By using electric toothbrushes and taking visual and verbal cues from April, Phoebe "tuned in" to her.

Samantha said yesterday: "I have never seen anything like it.

"April was as calm as she has ever been in her life.

"She was completely absorbed by what Phoebe was doing with her and was as settled as I've ever seen her. Phoebe immediately got on to her level and reacted to April's movement and sounds to communicate with her.

"It was amazing to watch and was just like flicking on a light switch."

She added: "I was very cynical before the visit about how much help Phoebe could give us.

"But she's an amazing woman who has worked with some very disturbed people.
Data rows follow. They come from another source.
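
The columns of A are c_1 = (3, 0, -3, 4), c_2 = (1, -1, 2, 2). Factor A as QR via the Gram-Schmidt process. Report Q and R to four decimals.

c_1 = (3, 0, -3, 4); ‖c_1‖ = 5.8310, so e_1 = (0.5145, 0.0000, -0.5145, 0.6860).
e_1·c_2 = 0.5145·1 + 0.0000·(-1) + (-0.5145)·2 + 0.6860·2 = 0.8575.
u_2 = c_2 − 0.8575·e_1 = (0.5588, -1.0000, 2.4412, 1.4118).
‖u_2‖ = 3.0438, so e_2 = (0.1836, -0.3285, 0.8020, 0.4638).

Q = [[0.5145, 0.1836], [0.0000, -0.3285], [-0.5145, 0.8020], [0.6860, 0.4638]], R = [[5.8310, 0.8575], [0.0000, 3.0438]]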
I was touched that she thought enough of April to make the trip up from England to fit us into her busy schedule.

"She seems to have a sixth sense and has already made a huge difference to April's quality of life."
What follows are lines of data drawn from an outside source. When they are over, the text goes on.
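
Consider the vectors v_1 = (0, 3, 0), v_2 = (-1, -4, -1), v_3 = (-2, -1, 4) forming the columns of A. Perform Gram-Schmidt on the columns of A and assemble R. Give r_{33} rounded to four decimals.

r_{33} = 4.2426

v_1 = (0, 3, 0); ‖v_1‖ = 3.0000, so q_1 = (0.0000, 1.0000, 0.0000).
q_1·v_2 = 0.0000·(-1) + 1.0000·(-4) + 0.0000·(-1) = -4.0000.
u_2 = v_2 + 4.0000·q_1 = (-1.0000, 0.0000, -1.0000).
‖u_2‖ = 1.4142, so q_2 = (-0.7071, 0.0000, -0.7071).
q_1·v_3 = 0.0000·(-2) + 1.0000·(-1) + 0.0000·4 = -1.0000; q_2·v_3 = (-0.7071)·(-2) + 0.0000·(-1) + (-0.7071)·4 = -1.4142.
u_3 = v_3 + 1.0000·q_1 + 1.4142·q_2 = (-3.0000, 0.0000, 3.0000).
r_{33} = ‖u_3‖ = 4.2426.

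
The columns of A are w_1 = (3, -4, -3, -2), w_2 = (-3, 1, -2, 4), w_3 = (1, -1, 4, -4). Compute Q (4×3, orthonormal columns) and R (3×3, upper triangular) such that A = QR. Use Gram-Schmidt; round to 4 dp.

Q = [[0.4867, -0.3700, -0.6376], [-0.6489, -0.1180, -0.6730], [-0.4867, -0.6489, 0.3498], [-0.3244, 0.6543, -0.1350]], R = [[6.1644, -2.4333, 0.4867], [0.0000, 4.9070, -5.4648], [0.0000, 0.0000, 1.9747]]

w_1 = (3, -4, -3, -2); ‖w_1‖ = 6.1644, so q_1 = (0.4867, -0.6489, -0.4867, -0.3244).
q_1·w_2 = 0.4867·(-3) + (-0.6489)·1 + (-0.4867)·(-2) + (-0.3244)·4 = -2.4333.
u_2 = w_2 + 2.4333·q_1 = (-1.8158, -0.5789, -3.1842, 3.2105).
‖u_2‖ = 4.9070, so q_2 = (-0.3700, -0.1180, -0.6489, 0.6543).
q_1·w_3 = 0.4867·1 + (-0.6489)·(-1) + (-0.4867)·4 + (-0.3244)·(-4) = 0.4867; q_2·w_3 = (-0.3700)·1 + (-0.1180)·(-1) + (-0.6489)·4 + 0.6543·(-4) = -5.4648.
u_3 = w_3 − 0.4867·q_1 + 5.4648·q_2 = (-1.2590, -1.3290, 0.6907, -0.2667).
‖u_3‖ = 1.9747, so q_3 = (-0.6376, -0.6730, 0.3498, -0.1350).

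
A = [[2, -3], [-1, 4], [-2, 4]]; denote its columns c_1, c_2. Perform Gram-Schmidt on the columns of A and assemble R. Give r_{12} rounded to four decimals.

r_{12} = -6.0000

e_1 = c_1/‖c_1‖ = (2, -1, -2)/3.0000 = (0.6667, -0.3333, -0.6667).
r_{12} = e_1·c_2 = -6.0000.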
Phoebe has worked for more than 30 years with people often thought of as unreachable - those with profound autism and severe learning disabilities.

The approach she employs is called Intensive Interaction or II and it has enhanced the lives of thousands of autistic children and adults.

The condition, which affects more than half-a-million people in Britain - the majority of them male - has a wide spectrum but all sufferers have a developmental disability that affects the way they communicate with and relate to those around them.

II involves mirroring the autistic person's body language to relieve their stress, which enables their brain to function more effectively.

As communication improves, the distressed and difficult to manage behaviour displayed by sufferers usually recedes.

Phoebe said: "II sounds too easy. But it works very well.

"It uses the body language of a child or adult to communicate with them. It is based on the infant-mother exchange of 'imitation' which we have all been through - it is the way we learn to communicate.

"This approach is a liberation for those with autism. It is often the first time the world around them makes sense. We have been so determined to frogmarch them into our world. Using II, we can enter their world."